No final de uma reunião com o ministro da Justiça, Alberto Costa, em que esteve sob análise a proposta de Lei sobre política criminal, o Procurador-Geral da República (PGR), Pinto Monteiro, afirmou que as "várias alterações" propostas pelo Ministério Público (MP) "foram consagradas" no diploma do Governo.

"Houve várias alterações consagradas, de acordo com a proposta que o MP apresentou e que o ministro da Justiça entendeu por bem aceitar", afirmou Pinto Monteiro, antevendo que "se vai ter uma boa lei de política criminal".

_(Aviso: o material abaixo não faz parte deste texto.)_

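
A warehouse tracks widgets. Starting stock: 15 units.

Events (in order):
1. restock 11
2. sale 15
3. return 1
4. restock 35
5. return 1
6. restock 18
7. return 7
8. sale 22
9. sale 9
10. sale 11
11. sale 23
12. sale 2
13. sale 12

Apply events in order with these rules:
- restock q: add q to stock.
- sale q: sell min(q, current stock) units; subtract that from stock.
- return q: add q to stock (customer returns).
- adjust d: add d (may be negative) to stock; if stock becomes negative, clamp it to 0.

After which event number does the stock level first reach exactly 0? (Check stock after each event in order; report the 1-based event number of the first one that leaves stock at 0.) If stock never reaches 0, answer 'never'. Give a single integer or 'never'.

Answer: 13

Derivation:
Processing events:
Start: stock = 15
  Event 1 (restock 11): 15 + 11 = 26
  Event 2 (sale 15): sell min(15,26)=15. stock: 26 - 15 = 11. total_sold = 15
  Event 3 (return 1): 11 + 1 = 12
  Event 4 (restock 35): 12 + 35 = 47
  Event 5 (return 1): 47 + 1 = 48
  Event 6 (restock 18): 48 + 18 = 66
  Event 7 (return 7): 66 + 7 = 73
  Event 8 (sale 22): sell min(22,73)=22. stock: 73 - 22 = 51. total_sold = 37
  Event 9 (sale 9): sell min(9,51)=9. stock: 51 - 9 = 42. total_sold = 46
  Event 10 (sale 11): sell min(11,42)=11. stock: 42 - 11 = 31. total_sold = 57
  Event 11 (sale 23): sell min(23,31)=23. stock: 31 - 23 = 8. total_sold = 80
  Event 12 (sale 2): sell min(2,8)=2. stock: 8 - 2 = 6. total_sold = 82
  Event 13 (sale 12): sell min(12,6)=6. stock: 6 - 6 = 0. total_sold = 88
Final: stock = 0, total_sold = 88

First zero at event 13.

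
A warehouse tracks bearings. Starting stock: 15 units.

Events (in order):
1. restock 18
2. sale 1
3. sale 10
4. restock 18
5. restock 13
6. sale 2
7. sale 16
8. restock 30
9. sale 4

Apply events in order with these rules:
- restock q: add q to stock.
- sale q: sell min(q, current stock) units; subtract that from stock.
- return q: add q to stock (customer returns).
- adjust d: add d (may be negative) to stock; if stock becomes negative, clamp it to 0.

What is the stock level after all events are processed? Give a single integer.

Answer: 61

Derivation:
Processing events:
Start: stock = 15
  Event 1 (restock 18): 15 + 18 = 33
  Event 2 (sale 1): sell min(1,33)=1. stock: 33 - 1 = 32. total_sold = 1
  Event 3 (sale 10): sell min(10,32)=10. stock: 32 - 10 = 22. total_sold = 11
  Event 4 (restock 18): 22 + 18 = 40
  Event 5 (restock 13): 40 + 13 = 53
  Event 6 (sale 2): sell min(2,53)=2. stock: 53 - 2 = 51. total_sold = 13
  Event 7 (sale 16): sell min(16,51)=16. stock: 51 - 16 = 35. total_sold = 29
  Event 8 (restock 30): 35 + 30 = 65
  Event 9 (sale 4): sell min(4,65)=4. stock: 65 - 4 = 61. total_sold = 33
Final: stock = 61, total_sold = 33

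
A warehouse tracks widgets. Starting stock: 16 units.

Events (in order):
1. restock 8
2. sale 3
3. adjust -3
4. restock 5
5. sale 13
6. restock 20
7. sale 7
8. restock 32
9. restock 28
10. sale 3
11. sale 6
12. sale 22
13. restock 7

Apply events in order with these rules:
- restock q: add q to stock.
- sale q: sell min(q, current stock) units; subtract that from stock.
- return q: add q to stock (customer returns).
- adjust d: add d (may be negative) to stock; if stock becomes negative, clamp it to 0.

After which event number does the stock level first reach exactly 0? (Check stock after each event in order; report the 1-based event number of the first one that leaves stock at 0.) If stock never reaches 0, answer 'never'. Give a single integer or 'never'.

Answer: never

Derivation:
Processing events:
Start: stock = 16
  Event 1 (restock 8): 16 + 8 = 24
  Event 2 (sale 3): sell min(3,24)=3. stock: 24 - 3 = 21. total_sold = 3
  Event 3 (adjust -3): 21 + -3 = 18
  Event 4 (restock 5): 18 + 5 = 23
  Event 5 (sale 13): sell min(13,23)=13. stock: 23 - 13 = 10. total_sold = 16
  Event 6 (restock 20): 10 + 20 = 30
  Event 7 (sale 7): sell min(7,30)=7. stock: 30 - 7 = 23. total_sold = 23
  Event 8 (restock 32): 23 + 32 = 55
  Event 9 (restock 28): 55 + 28 = 83
  Event 10 (sale 3): sell min(3,83)=3. stock: 83 - 3 = 80. total_sold = 26
  Event 11 (sale 6): sell min(6,80)=6. stock: 80 - 6 = 74. total_sold = 32
  Event 12 (sale 22): sell min(22,74)=22. stock: 74 - 22 = 52. total_sold = 54
  Event 13 (restock 7): 52 + 7 = 59
Final: stock = 59, total_sold = 54

Stock never reaches 0.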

O PGR escusou-se a divulgar a lista completa das propostas acolhidas pelo Executivo, mas adiantou que a violência contra os docentes e o pessoal médico estará entre as prioridades da investigação criminal, o que tinha sido já prometido às federações sindicais de professores.

Segundo Pinto Monteiro, grande parte das sugestões feitas pelo Conselho Superior do MP sobre política criminal vão estar consagradas na legislação, havendo "alguma redução [do número] de crimes prioritários", mas também "introdução de novos crimes prioritários" e reforço dos poderes do PGR.

De acordo com dados do Observatório da Segurança Escolar, no ano lectivo 2005/2006 registaram-se 390 agressões a professores nas escolas e suas imediações, o que dá uma média diária superior a dois casos, tendo em conta que há cerca de 180 dias de aulas por ano.